The Occupational Safety and Health Administration (“OSHA”) released a new interpretation letter on April 5, 2013, clarifying that non-union employees may select a non-employee who is “affiliated with a union” or with a “community organization” to act as their walk-around representative during OSHA inspections of their employer’s worksite.  In reaching this conclusion, OSHA concluded that language in Section 8(e), 29 U.S.C. § 657(e), of the Occupational Safety and Health Act (“OSH Act”) authorizes participation in the walk-around portion of an OSHA inspection by a person affiliated with a union without a collective bargaining agreement or with a community representative so long as the individual has been authorized by the employees to serve as their representative.  

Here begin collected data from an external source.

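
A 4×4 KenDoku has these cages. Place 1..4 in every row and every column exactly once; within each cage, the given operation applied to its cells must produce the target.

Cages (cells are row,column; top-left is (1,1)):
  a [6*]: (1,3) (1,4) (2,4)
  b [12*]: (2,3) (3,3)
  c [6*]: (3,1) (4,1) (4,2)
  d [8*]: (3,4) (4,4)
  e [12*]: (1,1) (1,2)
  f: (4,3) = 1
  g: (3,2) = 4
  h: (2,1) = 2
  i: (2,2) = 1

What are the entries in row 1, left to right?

4 3 2 1

H is a freebie, so (2,1) = 2.
Cage i is given; hence (2,2) = 1.
1 is placed in row 2, which forces (2,4) = 3.
G is a freebie, leaving (3,2) = 4.
4 is placed in row 3; hence (3,3) = 3.
4 is placed in row 3, which forces (3,4) = 2.
Cage f is a single given cell; hence (4,3) = 1.
Column 4 now contains 2, so (4,4) = 4.
Cage e's pair has product 12, so (1,1) = 4.
Column 2 now contains 4, which forces (1,2) = 3.
Column 3 already has 1, leaving (1,3) = 2.
Column 4 now contains 2, which forces (1,4) = 1.
Row 2 already has 3, leaving (2,3) = 4.
Row 3 now contains 3, leaving (3,1) = 1.
Row 4 already has 1, leaving (4,1) = 3.
The 3 cells of cage c must have product 6, so (4,2) = 2.
The full grid is 4 3 2 1 / 2 1 4 3 / 1 4 3 2 / 3 2 1 4.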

However, OSHA recognized that pursuant to 29 C.F.R. § 1903.8, the OSHA compliance officer may exercise his or her discretion in who can participate in workplace inspections in order to manage the inspection effectively.  While OSHA recognized that its regulations acknowledge that most employee representatives will be employees of the employer, it concluded that there may be times when the presence of an employee representative who is not employed by the employer will be allowed to participate in a workplace inspection.  Specifically, the regulations allow an OSHA compliance officer, for “good cause,” to be accompanied by a third-party who is not an employee, such as “an industrial hygienist or a safety engineer” when, in the judgment of the OSHA compliance officer, such a representative is “reasonably necessary to the conduct of an effective and thorough physical inspection.”  29 C.F.R. § 1903.8(c).  In OSHA’s view, representatives are “reasonably necessary” when they will make a positive contribution to a thorough and effective inspection.  OSHA noted that a non-employee representative may make a positive contribution to an inspection if, for example, he or she has experience and skill in evaluating similar working condition, or when he or she is fluent in the language of non-English speaking workers and would facilitate useful interactions between the compliance officer and the workers.

Citing confusion, OSHA withdrew an earlier 2003 interpretation letter that rejected the right of a non-employee who files an OSHA complaint to participate in the resulting OSHA inspection.  OSHA noted that the 2003 interpretation letter was distinguishable because it did not address the right of workers to designate a representative of their choice.